Been catching some nice pompano the last couple of weeks from the Gandy Bridge Catwalk.

A while back someone was asking about the Doc's Goofy Jigs. Here is good photo of a pompano caught on one.










This is a Doc's Jig with an additional teaser. As you can see many times a pompano will hit the teaser fly as often as they do the jig. 

I was out again yesterday and I caught three nice pomps with one going almost 14 inches. That's a good size for early summer.


----------



## SnookMook (Jan 7, 2004)

Here's a pic of a nice mangrove snapper I caught on the jig as well.

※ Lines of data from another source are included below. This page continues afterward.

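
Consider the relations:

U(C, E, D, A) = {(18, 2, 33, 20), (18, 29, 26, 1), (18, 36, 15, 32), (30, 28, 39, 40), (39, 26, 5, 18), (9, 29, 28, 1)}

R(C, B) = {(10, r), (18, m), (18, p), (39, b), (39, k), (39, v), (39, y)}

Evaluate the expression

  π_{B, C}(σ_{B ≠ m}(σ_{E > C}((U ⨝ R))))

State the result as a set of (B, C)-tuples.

{(p, 18)}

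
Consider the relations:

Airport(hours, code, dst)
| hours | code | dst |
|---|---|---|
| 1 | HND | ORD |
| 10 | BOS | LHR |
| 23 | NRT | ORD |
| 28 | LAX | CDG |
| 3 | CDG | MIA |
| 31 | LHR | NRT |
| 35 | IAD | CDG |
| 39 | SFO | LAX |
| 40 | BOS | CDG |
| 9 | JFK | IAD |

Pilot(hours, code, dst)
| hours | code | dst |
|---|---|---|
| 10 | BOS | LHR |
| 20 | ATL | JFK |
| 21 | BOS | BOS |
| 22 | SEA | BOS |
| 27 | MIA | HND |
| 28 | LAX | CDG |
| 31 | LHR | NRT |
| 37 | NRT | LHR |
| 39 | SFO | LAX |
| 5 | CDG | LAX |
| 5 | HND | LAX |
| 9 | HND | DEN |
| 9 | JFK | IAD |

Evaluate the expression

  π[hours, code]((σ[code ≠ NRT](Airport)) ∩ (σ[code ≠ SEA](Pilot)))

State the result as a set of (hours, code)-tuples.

σ[code ≠ NRT]: keep tuples satisfying code ≠ NRT → {(1, HND, ORD), (10, BOS, LHR), (28, LAX, CDG), (3, CDG, MIA), (31, LHR, NRT), (35, IAD, CDG), (39, SFO, LAX), (40, BOS, CDG), (9, JFK, IAD)}
σ[code ≠ SEA]: keep tuples satisfying code ≠ SEA → {(10, BOS, LHR), (20, ATL, JFK), (21, BOS, BOS), (27, MIA, HND), (28, LAX, CDG), (31, LHR, NRT), (37, NRT, LHR), (39, SFO, LAX), (5, CDG, LAX), (5, HND, LAX), (9, HND, DEN), (9, JFK, IAD)}
Set intersection of the two operands is {(10, BOS, LHR), (28, LAX, CDG), (31, LHR, NRT), (39, SFO, LAX), (9, JFK, IAD)}.
Keep only column(s) hours, code: {(10, BOS), (28, LAX), (31, LHR), (39, SFO), (9, JFK)}

{(10, BOS), (28, LAX), (31, LHR), (39, SFO), (9, JFK)}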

These jigs will catch everything. LOL


----------



## KodiakZach (Mar 16, 2005)

Nice pics of the Doc's jig. All those times I heard 'em mentioned on that other board but never saw a pic. So you just rig the 2 in tandem and bounce them through the surf?


----------



## RuddeDogg (Mar 20, 2004)

Nice work.


----------



## SnookMook (Jan 7, 2004)

Thanks guys.

KZ--Yea, we just bounce em along on the bottom in a quick but short sort of hopping motion. There's different techniques, but as long as you're getting it on the bottom that's the main thing.


----------



## bcssux (May 23, 2005)

are they widely sold or kinda hard to find?


----------



## KodiakZach (Mar 16, 2005)

How many ounces is that model in the pic?


----------



## SnookMook (Jan 7, 2004)

KZ--That is the 1/2oz model. That's pretty much all I use, although will drop down to 3/8oz if the current/tide is not strong.

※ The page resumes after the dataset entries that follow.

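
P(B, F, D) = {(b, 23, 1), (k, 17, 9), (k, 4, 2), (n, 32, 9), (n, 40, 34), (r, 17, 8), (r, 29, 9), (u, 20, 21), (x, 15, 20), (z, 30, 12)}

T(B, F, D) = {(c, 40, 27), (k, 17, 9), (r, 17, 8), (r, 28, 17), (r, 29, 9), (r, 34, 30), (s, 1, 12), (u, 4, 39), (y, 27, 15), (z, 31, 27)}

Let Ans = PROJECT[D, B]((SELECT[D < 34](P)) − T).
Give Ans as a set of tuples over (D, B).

Selection D < 34: {(b, 23, 1), (k, 17, 9), (k, 4, 2), (n, 32, 9), (r, 17, 8), (r, 29, 9), (u, 20, 21), (x, 15, 20), (z, 30, 12)}
Difference: {(b, 23, 1), (k, 17, 9), (k, 4, 2), (n, 32, 9), (r, 17, 8), (r, 29, 9), (u, 20, 21), (x, 15, 20), (z, 30, 12)} with {(c, 40, 27), (k, 17, 9), (r, 17, 8), (r, 28, 17), (r, 29, 9), (r, 34, 30), (s, 1, 12), (u, 4, 39), (y, 27, 15), (z, 31, 27)} → {(b, 23, 1), (k, 4, 2), (n, 32, 9), (u, 20, 21), (x, 15, 20), (z, 30, 12)}
Projecting to D, B: {(1, b), (12, z), (2, k), (20, x), (21, u), (9, n)}

{(1, b), (12, z), (2, k), (20, x), (21, u), (9, n)}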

bcx--They are a local area St. Pete/Tampa small operation. I've found a couple places that will do mail order though and I will post after checking with the Forum admin.

If not I will PM you.


----------



## abass105 (Jun 13, 2006)

I would be interested in the mail order information as well. I have been looking for a place to purchase the jigs.


----------



## SnookMook (Jan 7, 2004)

abass105--I'm waiting to hear back from the admin. I'll let you know either way.

Also one other thing. I've just been informed that Doc is now making a 3/4oz version. Formally 1/2oz was as heavy as he made them. 

This is good news for use in more rough conditions.


----------